I’m currently leading a reading group at Phoenix Seminary on Charles Taylor’s A Secular Age. He is working to answer this question: why was belief in God the norm in 1500 and now it is not. It is now very acceptable to not believe in God. In 800 pages he endeavors to explain this history.
I’m working through his chapter on the immanent frame. I’ll share a few of my thoughts as I’m going along. Let me give some context. He is explaining how we come to hold our beliefs about matters like God, the self, the good. There is a background sense of the world that we have which then produces, or out of which grow, our beliefs. He is giving us an “origins” story about our beliefs and it does seem true that many of our beliefs are formed this way (unconsciously and uncritically).
But once we have our beliefs and are more conscious of them and their implications we can then critically analyze them. However we “got them,” we don’t have to keep them. Let me give an example from Taylor.
He says that an understanding of his “immanent frame” can go one of two ways. It can be open or closed. It can be open in that there is more than the immanent frame, there is something transcendent. Or it can be closed and this is all there is. Which way a person goes has to do with these background sensibilities.

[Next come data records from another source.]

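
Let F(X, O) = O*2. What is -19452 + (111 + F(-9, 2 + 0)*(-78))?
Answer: -19653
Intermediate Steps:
F(X, O) = 2*O
-19452 + (111 + F(-9, 2 + 0)*(-78)) = -19452 + (111 + (2*(2 + 0))*(-78)) = -19452 + (111 + (2*2)*(-78)) = -19452 + (111 + 4*(-78)) = -19452 + (111 - 312) = -19452 - 201 = -19653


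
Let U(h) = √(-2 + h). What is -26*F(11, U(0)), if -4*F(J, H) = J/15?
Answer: 143/30 ≈ 4.7667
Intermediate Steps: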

That description might be true. Even if it is, it doesn’t tell us which view is true. Is there anything transcendent? The belief that the immanent frame is closed is the belief that “all is one.” We can use reason to analyze this claim. It is to say “nothing is transcendent,” or more specifically, “all is eternal.” I have posted lectures here arguing that not all is eternal, only some is eternal. That “closes” the “closed” view to us.
So however we got our beliefs, whatever other sensibilities we have, irregardless of our preferences about the matter, we can lead the examined life. We can critically analyze the claim that “all is one,” or “all is eternal” for meaning and truth. That’s where philosophy begins.